Les porteños sont vraiment des gens agréables à vivre, nous autres parisiens, nous aurions quelques leçons de politesse et d’amabilité à recevoir de leur part.

Les argentins sont des personnes cultivées qui aiment lire, qui apprécient le théâtre et la bonne musique, en plus ce sont des gens extrêmement serviables qui vous renseignent toujours avec plaisir, personne ne vous bouscule dans la rue ou dans le métro (sauf aux heures de pointe) et tu ne verras jamais comme a Paris, un « petit con « affalé sur son siège pendant qu’il y a une personne âgée debout.

Si tu rencontres une personne 1 ou 2 fois, celle-ci se rappellera de ton nom et n’hésitera pas à traverser la rue pour venir te faire un abrazo fraternel.

De plus, il y a quelque chose de vraiment agréable pour moi, c’est qu’ils ne sont pas gonflants, ils sont respectueux de ton besoin d’intimité, il ne poussent pas à la dépense, tu peux aller traîner dans un magasin, sans avoir un vendeur sur le dos et tu seras très bien reçu, même si tu n’as rien acheté, non, non, moi je dis «total respect».
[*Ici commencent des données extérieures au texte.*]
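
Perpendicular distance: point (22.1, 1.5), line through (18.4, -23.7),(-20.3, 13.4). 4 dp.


|cross product| = 1112.51
|line direction| = sqrt(2874.1) = 53.6106
Distance = 1112.51/sqrt(2874.1) = 20.7517

20.7517


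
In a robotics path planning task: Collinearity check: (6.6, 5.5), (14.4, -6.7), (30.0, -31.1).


Cross product: (14.4-6.6)*((-31.1)-5.5) - ((-6.7)-5.5)*(30-6.6)
= 0

Yes, collinear


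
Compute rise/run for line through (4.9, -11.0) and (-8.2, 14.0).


slope = (y2-y1)/(x2-x1) = (14-(-11))/((-8.2)-4.9) = 25/(-13.1) = -1.9084

-1.9084


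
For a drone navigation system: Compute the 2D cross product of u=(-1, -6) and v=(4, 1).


u x v = u_x*v_y - u_y*v_x = (-1)*1 - (-6)*4
= (-1) - (-24) = 23

23


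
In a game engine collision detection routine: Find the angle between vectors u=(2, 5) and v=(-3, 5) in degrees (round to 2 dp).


u.v = 19, |u| = sqrt(29) = 5.3852, |v| = sqrt(34) = 5.831
cos(theta) = u.v/(|u||v|) = 19/sqrt(986) = 0.605083
theta = acos(0.605083) = 52.77 degrees

52.77 degrees


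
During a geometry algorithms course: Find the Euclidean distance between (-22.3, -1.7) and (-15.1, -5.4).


dx=7.2, dy=-3.7
d^2 = 7.2^2 + (-3.7)^2 = 65.53
d = sqrt(65.53) = 8.0951

8.0951


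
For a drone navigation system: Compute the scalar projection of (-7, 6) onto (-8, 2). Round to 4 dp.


u.v = 68, |v| = sqrt(68) = 8.2462
Scalar projection = u.v / |v| = 68 / sqrt(68) = 8.2462

8.2462


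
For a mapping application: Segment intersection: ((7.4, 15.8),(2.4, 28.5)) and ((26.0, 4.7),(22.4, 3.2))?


Cross products: d1=-67.86, d2=-121.08, d3=-180.72, d4=-127.5
d1*d2 < 0 and d3*d4 < 0? no

No, they don't intersect


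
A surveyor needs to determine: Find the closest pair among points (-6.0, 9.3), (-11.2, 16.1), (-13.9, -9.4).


d(P0,P1) = 8.5604, d(P0,P2) = 20.3002, d(P1,P2) = 25.6425
Closest: P0 and P1

Closest pair: (-6.0, 9.3) and (-11.2, 16.1), distance = 8.5604


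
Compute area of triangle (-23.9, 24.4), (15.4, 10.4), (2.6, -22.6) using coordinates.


Area = |x_A(y_B-y_C) + x_B(y_C-y_A) + x_C(y_A-y_B)|/2
= |(-788.7) + (-723.8) + 36.4|/2
= 1476.1/2 = 738.05

738.05


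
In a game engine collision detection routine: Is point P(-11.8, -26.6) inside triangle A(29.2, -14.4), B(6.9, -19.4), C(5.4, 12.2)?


Cross products: AB x AP = 67.06, BC x BP = 601.72, CA x CP = -1380.96
All same sign? no

No, outside


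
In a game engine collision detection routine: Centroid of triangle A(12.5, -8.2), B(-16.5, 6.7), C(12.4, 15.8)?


Centroid = ((x_A+x_B+x_C)/3, (y_A+y_B+y_C)/3)
= ((12.5+(-16.5)+12.4)/3, ((-8.2)+6.7+15.8)/3)
= (2.8, 4.7667)

(2.8, 4.7667)


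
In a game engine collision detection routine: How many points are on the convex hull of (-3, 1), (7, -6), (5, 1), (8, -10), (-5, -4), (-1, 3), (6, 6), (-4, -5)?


Convex hull vertices (CCW): (-5, -4), (-4, -5), (8, -10), (6, 6), (-1, 3), (-3, 1)
Count = 6

6


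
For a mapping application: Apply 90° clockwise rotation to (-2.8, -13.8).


90° CW: (x,y) -> (y, -x)
(-2.8,-13.8) -> (-13.8, 2.8)

(-13.8, 2.8)


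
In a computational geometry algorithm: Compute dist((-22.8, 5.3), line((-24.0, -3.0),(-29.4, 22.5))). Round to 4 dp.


|cross product| = 75.42
|line direction| = sqrt(679.41) = 26.0655
Distance = 75.42/sqrt(679.41) = 2.8935

2.8935


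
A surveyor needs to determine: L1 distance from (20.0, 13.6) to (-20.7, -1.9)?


|20-(-20.7)| + |13.6-(-1.9)| = 40.7 + 15.5 = 56.2

56.2


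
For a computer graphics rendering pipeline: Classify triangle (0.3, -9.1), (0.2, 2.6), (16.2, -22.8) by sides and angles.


Side lengths squared: AB^2=136.9, BC^2=901.16, CA^2=440.5
Sorted: [136.9, 440.5, 901.16]
By sides: Scalene, By angles: Obtuse

Scalene, Obtuse


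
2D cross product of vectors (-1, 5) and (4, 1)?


u x v = u_x*v_y - u_y*v_x = (-1)*1 - 5*4
= (-1) - 20 = -21

-21


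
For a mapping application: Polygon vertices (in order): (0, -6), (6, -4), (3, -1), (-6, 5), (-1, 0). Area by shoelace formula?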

Il y a quand même une question existentielle qui me perturbe:

« Comment les porteñas font-elles pour dormir sur le ventre, avec les seins qu’elles ont? »

Non, franchement, je n’arrive pas a comprendre comment il peut y avoir autant de grosses poitrines dans le coin, c’est peut-être dû à l’alimentation, à la viande de boeuf qu’ils s’enfilent au kilo, mais l’Argentine c’est vraiment « le pays des gros lolos ».

Bon, pour parler un peu tango, sachez mes amis que tout va bien, j’ai pris mon rythme de croisière et j’ai vraiment l’impression d’apprendre des trucs, enfin, de travailler ce que j’étais venu chercher.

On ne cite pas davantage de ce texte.